At five thirty I make some tea and realize: it’s now or never. Within an hour the sun will set and the whole point of the walk, receiving some daylight, will be obliterated. I open the door and stick my head out. The temperature is mild, the clouds are dark. New rain is eminent. I sigh and close the door. This is why I spend my days inside.
I had so much fun with you this weekend.
That’s the added bonus of leaving – when you return,
we are overly excited to see each other.
But I feel the weekend should not be over yet.
Sorry, honey. Reality is hard. Monday will be here tomorrow.
But my weekend did not start until Saturday afternoon.
Friday night was taken from me, I sacrificed it to my work.
Therefore: my weekend was incomplete.
But it’s the quality that counts. You just mentioned how much fun we had.
Yes, but I could have had more fun, if the weekend had been longer.
I feel unfulfilled.
Okay. Then you should file a complaint.
Yes. I’ll do that. Anyone would agree that a weekend without a Friday night is unsatisfying. I need an extra day to complete it.
I don’t think the Bureau will agree with you. Generally they only compensate for weekends that were ruined by natural disasters
like volcano eruptions or the flu.
Of course they’ll agree! The Bureau for Unfulfilled weekends will recognize the necessity of the Friday night for the experience of a Full Weekend.
Like I said: file a complaint and we’ll see.

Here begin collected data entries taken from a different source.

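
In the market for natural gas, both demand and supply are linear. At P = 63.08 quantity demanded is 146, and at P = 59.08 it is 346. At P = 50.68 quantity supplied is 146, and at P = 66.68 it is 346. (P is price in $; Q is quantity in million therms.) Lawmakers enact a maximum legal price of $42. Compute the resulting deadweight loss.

$2702.81 million

Demand slope = (59.08 − 63.08)/(346 − 146) = −0.02, so P = 66 − 0.02Q.
Supply slope = (66.68 − 50.68)/(346 − 146) = 0.08, so P = 39 + 0.08Q.
Competitive equilibrium: 66 − 0.02Q = 39 + 0.08Q → Q* = 270, P* = 60.6.
At the ceiling P = 42, quantity supplied = (42 − 39)/0.08 = 37.5.
Willingness to pay at Q' = 37.5: 66 − 0.02·37.5 = 65.25.
ΔQ = 270 − 37.5 = 232.5; wedge = 65.25 − 42 = 23.25.
The triangle = ½ × 232.5 × 23.25 = $2702.81 million.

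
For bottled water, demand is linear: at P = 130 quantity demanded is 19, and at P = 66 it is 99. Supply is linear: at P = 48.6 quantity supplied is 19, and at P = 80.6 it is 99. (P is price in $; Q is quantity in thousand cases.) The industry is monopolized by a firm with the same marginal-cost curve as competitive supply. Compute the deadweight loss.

$723.84 thousand

Demand slope = (66 − 130)/(99 − 19) = −0.8, so P = 145.2 − 0.8Q.
Supply slope = (80.6 − 48.6)/(99 − 19) = 0.4, so P = 41 + 0.4Q.
Competitive equilibrium: 145.2 − 0.8Q = 41 + 0.4Q → Q* = 86.8333, P* = 75.7333.
Marginal revenue: MR = 145.2 − 1.6Q. Set MR = MC: 145.2 − 1.6Q = 41 + 0.4Q → Q_m = 52.1.
Price P_m = 145.2 − 0.8·52.1 = 103.52; MC(Q_m) = 41 + 0.4·52.1 = 61.84.
Competitive Q* = 86.8333, so ΔQ = 34.7333; wedge = 103.52 − 61.84 = 41.68.
Deadweight loss = ½ × 34.7333 × 41.68 = $723.84 thousand.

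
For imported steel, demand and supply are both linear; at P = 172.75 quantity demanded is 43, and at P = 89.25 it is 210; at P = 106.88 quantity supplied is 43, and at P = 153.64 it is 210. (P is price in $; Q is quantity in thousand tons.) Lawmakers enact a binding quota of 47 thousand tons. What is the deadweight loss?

Demand slope = (89.25 − 172.75)/(210 − 43) = −0.5, so P = 194.25 − 0.5Q.
Supply slope = (153.64 − 106.88)/(210 − 43) = 0.28, so P = 94.84 + 0.28Q.
Competitive equilibrium: 194.25 − 0.5Q = 94.84 + 0.28Q → Q* = 127.4487, P* = 130.5256.
At Q = 47: demand price = 194.25 − 0.5·47 = 170.75; supply price = 94.84 + 0.28·47 = 108.
ΔQ = 127.4487 − 47 = 80.4487; wedge = 170.75 − 108 = 62.75.
Deadweight loss = ½ × 80.4487 × 62.75 = $2524.08 thousand.

$2524.08 thousand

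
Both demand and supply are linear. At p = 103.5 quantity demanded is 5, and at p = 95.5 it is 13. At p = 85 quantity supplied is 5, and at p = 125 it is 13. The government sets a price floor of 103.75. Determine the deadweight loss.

33.33

Demand slope = (95.5 − 103.5)/(13 − 5) = −1, so p = 108.5 − q.
Supply slope = (125 − 85)/(13 − 5) = 5, so p = 60 + 5q.
Competitive equilibrium: 108.5 − q = 60 + 5q → q* = 8.0833, p* = 100.4167.
At the floor p = 103.75, quantity demanded = (108.5 − 103.75)/1 = 4.75.
Sellers' marginal cost at q' = 4.75: 60 + 5·4.75 = 83.75.
Δq = 8.0833 − 4.75 = 3.3333; wedge = 103.75 − 83.75 = 20.
DWL = ½ × 3.3333 × 20 = 33.33.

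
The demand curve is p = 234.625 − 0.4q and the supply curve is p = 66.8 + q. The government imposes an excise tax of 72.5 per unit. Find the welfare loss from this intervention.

1877.23

Competitive equilibrium: 234.625 − 0.4q = 66.8 + q → q* = 119.875, p* = 186.675.
With the tax, the buyer price exceeds the seller price by 72.5: (234.625 − 0.4q) − (66.8 + q) = 72.5 → q' = 68.0893.
Δq = 119.875 − 68.0893 = 51.7857; the wedge equals the tax, 72.5.
DWL = ½ × 51.7857 × 72.5 = 1877.23.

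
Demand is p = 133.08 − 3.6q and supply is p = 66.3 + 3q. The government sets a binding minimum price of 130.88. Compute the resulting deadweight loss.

298.27

Competitive equilibrium: 133.08 − 3.6q = 66.3 + 3q → q* = 10.1182, p* = 96.6545.
At the floor p = 130.88, quantity demanded = (133.08 − 130.88)/3.6 = 0.6111.
Sellers' marginal cost at q' = 0.6111: 66.3 + 3·0.6111 = 68.1333.
Δq = 10.1182 − 0.6111 = 9.5071; wedge = 130.88 − 68.1333 = 62.7467.
The triangle = ½ × 9.5071 × 62.7467 = 298.27.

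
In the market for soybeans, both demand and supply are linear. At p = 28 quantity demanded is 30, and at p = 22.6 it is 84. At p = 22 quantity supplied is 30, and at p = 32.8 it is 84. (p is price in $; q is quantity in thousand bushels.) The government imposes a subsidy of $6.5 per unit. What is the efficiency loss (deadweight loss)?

Demand slope = (22.6 − 28)/(84 − 30) = −0.1, so p = 31 − 0.1q.
Supply slope = (32.8 − 22)/(84 − 30) = 0.2, so p = 16 + 0.2q.
Competitive equilibrium: 31 − 0.1q = 16 + 0.2q → q* = 50, p* = 26.
The subsidy lowers effective supply by 6.5: p = 9.5 + 0.2q.
New quantity: 31 − 0.1q = 9.5 + 0.2q → q' = 71.6667.
Overproduction Δq = 71.6667 − 50 = 21.6667; wedge = subsidy = 6.5.
DWL = ½ × 21.6667 × 6.5 = $70.42 thousand.

$70.42 thousand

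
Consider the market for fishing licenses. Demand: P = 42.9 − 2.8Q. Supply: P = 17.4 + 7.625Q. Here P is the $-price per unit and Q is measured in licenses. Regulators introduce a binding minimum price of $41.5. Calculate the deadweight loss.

$19.74

Competitive equilibrium: 42.9 − 2.8Q = 17.4 + 7.625Q → Q* = 2.446, P* = 36.0511.
At the floor P = 41.5, quantity demanded = (42.9 − 41.5)/2.8 = 0.5.
Sellers' marginal cost at Q' = 0.5: 17.4 + 7.625·0.5 = 21.2125.
ΔQ = 2.446 − 0.5 = 1.946; wedge = 41.5 − 21.2125 = 20.2875.
Deadweight loss = ½ × 1.946 × 20.2875 = $19.74.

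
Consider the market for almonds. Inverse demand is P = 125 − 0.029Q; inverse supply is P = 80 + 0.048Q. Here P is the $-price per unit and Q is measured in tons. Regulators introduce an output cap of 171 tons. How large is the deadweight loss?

$6580.13

Competitive equilibrium: 125 − 0.029Q = 80 + 0.048Q → Q* = 584.4156, P* = 108.0519.
At Q = 171: demand price = 125 − 0.029·171 = 120.041; supply price = 80 + 0.048·171 = 88.208.
ΔQ = 584.4156 − 171 = 413.4156; wedge = 120.041 − 88.208 = 31.833.
DWL = ½ × 413.4156 × 31.833 = $6580.13.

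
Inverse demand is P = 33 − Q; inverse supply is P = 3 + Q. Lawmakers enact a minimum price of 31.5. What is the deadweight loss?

Competitive equilibrium: 33 − Q = 3 + Q → Q* = 15, P* = 18.
At the floor P = 31.5, quantity demanded = (33 − 31.5)/1 = 1.5.
Sellers' marginal cost at Q' = 1.5: 3 + 1·1.5 = 4.5.
ΔQ = 15 − 1.5 = 13.5; wedge = 31.5 − 4.5 = 27.
DWL = ½ × 13.5 × 27 = 182.25.

182.25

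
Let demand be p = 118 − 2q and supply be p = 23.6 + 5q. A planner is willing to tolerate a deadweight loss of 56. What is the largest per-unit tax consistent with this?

Competitive equilibrium: 118 − 2q = 23.6 + 5q → q* = 13.4857, p* = 91.0286.
A tax t gives Δq = t/7 and wedge t, so DWL = t²/14.
t²/14 = 56 → t² = 784 → t = 28.

28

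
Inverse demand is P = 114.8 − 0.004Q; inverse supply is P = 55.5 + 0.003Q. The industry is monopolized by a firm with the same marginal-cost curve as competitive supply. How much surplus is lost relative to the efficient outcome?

33213.60

Competitive equilibrium: 114.8 − 0.004Q = 55.5 + 0.003Q → Q* = 8471.428571, P* = 80.914286.
Marginal revenue: MR = 114.8 − 0.008Q. Set MR = MC: 114.8 − 0.008Q = 55.5 + 0.003Q → Q_m = 5390.909091.
Price P_m = 114.8 − 0.004·5390.909091 = 93.236364; MC(Q_m) = 55.5 + 0.003·5390.909091 = 71.672727.
Competitive Q* = 8471.428571, so ΔQ = 3080.51948; wedge = 93.236364 − 71.672727 = 21.563637.
DWL = ½ × 3080.51948 × 21.563637 = 33213.60.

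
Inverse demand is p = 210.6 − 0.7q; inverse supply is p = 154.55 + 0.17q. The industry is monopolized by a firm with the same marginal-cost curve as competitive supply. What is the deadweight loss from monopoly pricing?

Competitive equilibrium: 210.6 − 0.7q = 154.55 + 0.17q → q* = 64.4253, p* = 165.5023.
Marginal revenue: MR = 210.6 − 1.4q. Set MR = MC: 210.6 − 1.4q = 154.55 + 0.17q → q_m = 35.7006.
Price p_m = 210.6 − 0.7·35.7006 = 185.6096; MC(q_m) = 154.55 + 0.17·35.7006 = 160.6191.
Competitive q* = 64.4253, so Δq = 28.7247; wedge = 185.6096 − 160.6191 = 24.9905.
The triangle = ½ × 28.7247 × 24.9905 = 358.92.

358.92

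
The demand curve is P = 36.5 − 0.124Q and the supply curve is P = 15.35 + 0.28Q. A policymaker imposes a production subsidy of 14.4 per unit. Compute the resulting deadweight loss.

Competitive equilibrium: 36.5 − 0.124Q = 15.35 + 0.28Q → Q* = 52.3515, P* = 30.0084.
The subsidy lowers effective supply by 14.4: P = 0.95 + 0.28Q.
New quantity: 36.5 − 0.124Q = 0.95 + 0.28Q → Q' = 87.995.
Overproduction ΔQ = 87.995 − 52.3515 = 35.6435; wedge = subsidy = 14.4.
DWL = ½ × 35.6435 × 14.4 = 256.63.

256.63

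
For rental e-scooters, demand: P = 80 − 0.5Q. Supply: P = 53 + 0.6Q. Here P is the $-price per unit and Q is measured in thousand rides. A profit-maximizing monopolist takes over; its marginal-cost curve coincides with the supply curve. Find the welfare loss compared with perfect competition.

Competitive equilibrium: 80 − 0.5Q = 53 + 0.6Q → Q* = 24.5455, P* = 67.7273.
Marginal revenue: MR = 80 − Q. Set MR = MC: 80 − Q = 53 + 0.6Q → Q_m = 16.875.
Price P_m = 80 − 0.5·16.875 = 71.5625; MC(Q_m) = 53 + 0.6·16.875 = 63.125.
Competitive Q* = 24.5455, so ΔQ = 7.6705; wedge = 71.5625 − 63.125 = 8.4375.
Deadweight loss = ½ × 7.6705 × 8.4375 = $32.36 thousand.

$32.36 thousand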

I bet you tomorrow is still Monday.
I’m reading Black Dogs from Ian McEwan, trying to proceed slow, be attentive; his prose deserves it. Still, I’m hurrying toward the scene in which the dogs will appear – not only the title, also the storyteller has promised me it will be the novel’s crucial scene. On page 60 the author teases me, makes me believe it’s coming up right now, yet he holds back. I read on, and on, getting more excited, reading faster, trying to slow down my mind; the psychological insights deserve it. When I finally reach the scene taking place in the gorge, the black dogs closing in, on page 144, disappointment sets in. Is it a bad scene? Not at all – I’m just sad because there’s only thirty pages left of this novel.